Naomi was born in Princeton, New Jersey, but received both undergraduate and graduate degrees from Yale.

Paolo Bordignon

Paolo Bordignon

Paolo Bordignon is harpsichordist of the New York Philharmonic and performs in 2018-19 with Camerata Pacifica, Orpheus Chamber Orchestra, the Chamber Music Society of Lincoln Center, Santa Fe Chamber Music Festival, St. Paul Chamber Orchestra, New Jersey Symphony Orchestra, ECCO - East Coast Chamber Orchestra, the Florida Orchestra and a Trans-Siberian Arts Festival tour with the Sejong Soloists. He has appeared with the English Chamber Orchestra, American Symphony Orchestra, Lincoln Center's Mostly Mozart Festival Orchestra, and the Knights.

He has collaborated with Sir James Galway, Itzhak Perlman, Reinhard Goebel, Paul Hillier, Bobby McFerrin, Midori, Renée Fleming, and Wynton Marsalis. For the opening of Carnegie Hall’s Zankel Hall, he gave the east coast première of Philip Glass’s Concerto for Harpsichord and Orchestra. Festival appearances include Aspen, Bard, Bay Chamber, Bridgehampton, Jackson Hole, Palm Beach, and Vail. He has appeared on NBC, CBS, PBS, CNN, NPR, the CBC, and on Korean and Japanese national television.

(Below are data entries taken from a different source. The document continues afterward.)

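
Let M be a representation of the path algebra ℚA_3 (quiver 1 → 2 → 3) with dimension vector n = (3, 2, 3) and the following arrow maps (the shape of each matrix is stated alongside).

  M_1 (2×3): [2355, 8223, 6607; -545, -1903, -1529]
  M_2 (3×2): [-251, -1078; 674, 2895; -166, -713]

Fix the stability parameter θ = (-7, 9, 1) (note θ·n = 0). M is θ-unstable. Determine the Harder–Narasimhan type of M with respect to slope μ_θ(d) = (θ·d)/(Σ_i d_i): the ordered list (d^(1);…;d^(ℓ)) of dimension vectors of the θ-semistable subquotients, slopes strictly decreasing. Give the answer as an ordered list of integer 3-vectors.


Via rank(M_{q-1}∘⋯∘M_p): M ≅ I[1,1], I[1,3]^2, I[3,3].
μ_θ-semistable layers: μ^(1)=5; μ^(2)=1; μ^(3)=-7

((0, 2, 2); (0, 0, 1); (3, 0, 0))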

Paolo has worked with composers such as Elliott Carter (performing Double Concerto for Harpsichord and Piano for his 90th birthday celebration), David Conte, Jean Guillou, Stephen Hartke, Christopher Theophanides, and Melinda Wagner. With the Clarion Music Society, he gave the world première of several newly rediscovered chamber works of Felix Mendelssohn.

Paolo has performed organ recitals at venues such as St. Thomas Church Fifth Avenue in New York and St. Eustache in Paris, and he has been a regular organ recitalist at the Metropolitan Museum of Art, including a 10-recital residency in 2010-11. As interim Organist and Choirmaster at St. Bartholomew’s Church in New York, he helps oversee one of the nation’s pre-eminent church music programs.

Born in Toronto of Italian heritage, Paolo attended St. Michael’s Cathedral Choir School before attending the Curtis Institute of Music in Philadelphia. He earned masters and doctoral degrees from the Juilliard School.